Tuesday, July 7, 2009

Purgatory

This is a two-parter. Those of us who cut our teeth on the laser business have a unique perspective on Purgatory. For VCs it’s the biggest fear in investing--there are three outcomes of any deal: Win, lose, or ... nothing--the company manages to scrape together enough customers to survive and extend for years, and years, … and years, but never grows. In the last tech crash VCs sought to “hibernate” companies but learned too late that technology has a finite shelf life--you grow or you die, you get big or you go home ... like the Roman empire, or the Greeks, or the Persians, or ... the US?

In the laser industry Purgatory was always the status quo: so when the tech bubble burst it actually didn’t feel quite so bad, and interestingly laser industry guys had a unique advantage in how to navigate it ;-)

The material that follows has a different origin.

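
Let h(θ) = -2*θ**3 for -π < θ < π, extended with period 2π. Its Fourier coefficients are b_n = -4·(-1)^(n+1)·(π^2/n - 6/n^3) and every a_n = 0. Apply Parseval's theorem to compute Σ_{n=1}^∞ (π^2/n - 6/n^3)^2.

pi**6/14

Parseval: Σ b_n^2 = (1/π) ∫_{-π}^{π} h(θ)^2 dθ = 8*pi**6/7.
b_n^2 = 16·(π^2/n - 6/n^3)^2, so the sum equals (8*pi**6/7)/16 = pi**6/14.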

For the benefit of non-laser people, laser companies are usually driven by technologists who create a wonderful unique new technology (such as a diode-pumped laser producing green or blue, or doubled diode, or direct visible diode): It's amazing, no one can believe it was possible--it's the holy grail. So now, what do you do with it? Initial customers love it, pay big $ to get it, and after a while you figure out that their app is a medical device, or industrial, or mind reading. There is a unique characteristic to your laser that even you didn’t understand and your customer has worked out how to use that to solve a really important problem. So they get paid well for that and grow. You grow too, albeit more slowly, being a components guy.

Now I know that in the telecom bubble things got inverted and components were king for a while--but this is rare (unless you are in semiconductors where all the value is in the chip, not the consumer product). Your customer starts having success, then other really smart technologies jump in and start coming up with other products and technologies to serve him, and you become marginalized. The other unique characteristic of the laser industry, probably because it's so sexy ;-) is that there seem to be way more competitors and small startups for every opportunity than in any other industry--i.e., if a normal vertical can feed five competitors, the laser vertical will have 20 … so you get stuck in the dreaded chasm (Moore).

When we are in the middle of the chasm, we'll do almost anything to try and get to the other side. Raising venture funds can be a good way to do it if you can really scale, but all too often you get stuck in purgatory--get to breakeven but not to the other side. You are still stuck but now you have angry VCs on your body and they are going to hammer you until you succeed … or break. Having suffered through this a few times, I have an idea of what to do.

So how do you get out of Purgatory? Well it involves a lot of Hail Marys … but, at Iridex we integrated up the stack from component to end-user product. We had the unique visible semiconductor laser component that made a unique, and more revenue, and higher margin ophthalmic laser; we had the high-brightness high-power diode subsystem, which made a much better hair removal laser than a component. Clearly, the closer you get to your customer the more of his $ you can earn!